Grilled Tamarind Chicken

Adapted via FineCooking
Serves: 6 to 7

♦ 8 boneless, skinless chicken thighs (about 2 lb.)
♦ 1 12.5-oz. bottle tamarind soda (I used Goya)
♦ 1/2 cup soy sauce
♦ 3 medium cloves garlic, crushed
♦ 1 tbsp ground coriander
♦ 2 to 4 tsp pure chile powder, such as ancho
♦ Sea salt, to taste
♦ white pepper, to taste

For marinade: Put the chicken in a large bowl and cover with the tamarind soda. Add the soy sauce and garlic and mix well; refrigerate at least 8 hours or overnight.

Remove the chicken from the marinade and pat it dry. In a small bowl, combine the coriander, chile powder, salt and white pepper. Dust the thighs on both sides with the spice rub

For grilling: prepare a high charcoal or gas grill fire for indirect grilling. Cook on the hot part of the grill until grill marks form on the bottom, 3 to 5 minutes. Turn and mark the other side, about 2 minutes more.
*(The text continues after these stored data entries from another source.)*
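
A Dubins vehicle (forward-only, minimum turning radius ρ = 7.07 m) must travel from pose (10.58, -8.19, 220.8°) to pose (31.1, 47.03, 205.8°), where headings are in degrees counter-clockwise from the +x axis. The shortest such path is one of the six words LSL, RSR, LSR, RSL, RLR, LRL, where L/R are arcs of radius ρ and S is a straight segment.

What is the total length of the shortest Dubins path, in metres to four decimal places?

92.3580 m

Let ψ = atan2(Δy, Δx) = atan2(55.22, 20.52) = 69.6147° be the start→goal bearing.
Normalize: d = |goal − start| / ρ = 58.909412/7.07 = 8.332307, α = (θ_start − ψ) mod 360° = 151.1853° = 2.638681 rad, β = (θ_goal − ψ) mod 360° = 136.1853° = 2.376882 rad.
Common terms: sin α = 0.481979, cos α = -0.876183, sin β = 0.692328, cos β = -0.721583, cos(α−β) = 0.965926, d² = 69.427343. Work in radians in the unit-radius frame; every candidate has L = ρ·(t + p + q).
LSL: p² = 2 + d² − 2cos(α−β) + 2d(sin α − sin β) = 65.990093; p = √p² = 8.123429; φ = atan2(cos β − cos α, d + sin α − sin β) = 0.019033 rad; t = (φ − α) mod 2π = 3.663537 rad, q = (β − φ) mod 2π = 2.357849 rad → L = 7.07·(3.663537 + 8.123429 + 2.357849) = 7.07·14.144815 = 100.003839 m
RSR: p² = 2 + d² − 2cos(α−β) + 2d(sin β − sin α) = 73.000890; p = √p² = 8.544056; φ = atan2(cos α − cos β, d − sin α + sin β) = -0.018095 rad; t = (α − φ) mod 2π = 2.656777 rad, q = (φ − β) mod 2π = 3.888208 rad → L = 7.07·(2.656777 + 8.544056 + 3.888208) = 7.07·15.089041 = 106.679517 m
LSR: p² = d² − 2 + 2cos(α−β) + 2d(sin α + sin β) = 88.928569; p = √p² = 9.430195; φ = atan2(−cos α − cos β, d + sin α + sin β) − atan2(−2, p) = 0.375501 rad; t = (φ − α) mod 2π = 4.020005 rad, q = (φ − β) mod 2π = 4.281804 rad → L = 7.07·(4.020005 + 9.430195 + 4.281804) = 7.07·17.732004 = 125.365265 m
RSL: p² = d² − 2 + 2cos(α−β) − 2d(sin α + sin β) = 49.789821; p = √p² = 7.056190; φ = atan2(cos α + cos β, d − sin α − sin β) − atan2(2, p) = -0.495809 rad; t = (α − φ) mod 2π = 3.134490 rad, q = (β − φ) mod 2π = 2.872690 rad → L = 7.07·(3.134490 + 7.056190 + 2.872690) = 7.07·13.063371 = 92.358030 m
RLR: c = (6 − d² + 2cos(α−β) + 2d(sin α − sin β))/8 = -8.125111, |c| > 1 → infeasible
LRL: c = (6 − d² + 2cos(α−β) − 2d(sin α − sin β))/8 = -7.248762, |c| > 1 → infeasible
Shortest: RSL with L = 92.358030 m ≈ 92.3580 m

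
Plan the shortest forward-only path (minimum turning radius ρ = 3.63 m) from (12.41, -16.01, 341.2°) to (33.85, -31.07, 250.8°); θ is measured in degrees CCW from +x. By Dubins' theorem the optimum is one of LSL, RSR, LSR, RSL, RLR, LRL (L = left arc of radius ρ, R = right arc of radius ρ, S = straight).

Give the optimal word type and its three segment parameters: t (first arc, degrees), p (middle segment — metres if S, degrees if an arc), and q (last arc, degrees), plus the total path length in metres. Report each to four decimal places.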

Move the chicken to the cooler side of the grill and grill until cooked through, 7 to 10 minutes.

For broiling: preheat oven broiler briefly, and place thigh on a broiler pan – add pan to oven, and cook for 12 to 15 minutes, flipping once.

Let the chicken rest on a cutting board for 5 minutes and then cut the meat into strips (if using for tacos) and serve.